Elizabeth Blanks Hindman and Ryan J. Thomas published April 18, 2013:
Veteran White House correspondent Helen Thomas abruptly retired in summer 2010 after she gave unscripted remarks widely perceived to be anti-Semitic. This case study applies paradigm repair and attribution theories to explore how mainstream journalists repaired the damage to their profession’s reputation. It concludes that they (1) situated Thomas’s remark against a backdrop of journalistic excellence, subtly reinforcing the point that her career should now come to an end; (2) suggested Thomas’s remarks were caused by senility; (3) condemned her remarks as racist; and (4) raised the norm of objectivity.
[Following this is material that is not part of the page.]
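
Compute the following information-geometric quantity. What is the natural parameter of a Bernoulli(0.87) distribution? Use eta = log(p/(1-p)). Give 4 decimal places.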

On June 7, 2010, the career of veteran journalist Helen Thomas, who had covered the White House since the days of President Dwight Eisenhower, came to an abrupt and ignominious end. The previous month, she had been interviewed on camera by New York rabbi David Nesenoff, who asked if she had any “comments on Israel,” to which Thomas responded, “tell them to get the hell out of Palestine.” When Nesenoff asked if she had “any better comments on Israel,” Thomas replied that “they” (Jews) should “go home” to “Poland, Germany . . . and America and everywhere else.” The interview was posted to the rabbi’s website, RabbiLive.com, on June 3 and quickly attracted media attention and comment. Thomas’s speakers agency, Nine Speakers, Inc., dropped her,2 and her comments were condemned by the White House Correspondents’ Association,3 the Society of Professional Journalists,4 and President Barack Obama, who said her comments were “offensive” and “out of line.”5 On June 7, Thomas announced her resignation from her position as an opinion columnist with Hearst Newspapers and her retirement from journalism effective immediately.6 In her statement, she apologized for her comments, saying they did “not reflect [her] heartfelt belief that peace will come to the Middle East only when all parties recognize the need for mutual respect and tolerance.”7 However, her sixty-year career covering presidential politics was officially over…
To retain good standing within “a group with systematic relations,”10 members must function in accordance with the normative behaviors and standards of the paradigm.
Furthermore, such behaviors become unassailable, for the paradigm “restrict[s] the range of questions deemed appropriate for study,” rendering paradigms as hegemonic. However, they are not impervious; for Kuhn, a paradigm “fails” when the fundamental assumptions on which it is built come into question and are found to be inadequate.
As members of the journalistic paradigm, journalists can be said to be an “interpretive community,” policing their profession and defining, shaping, and reinforcing its norms, values, standards, and practices.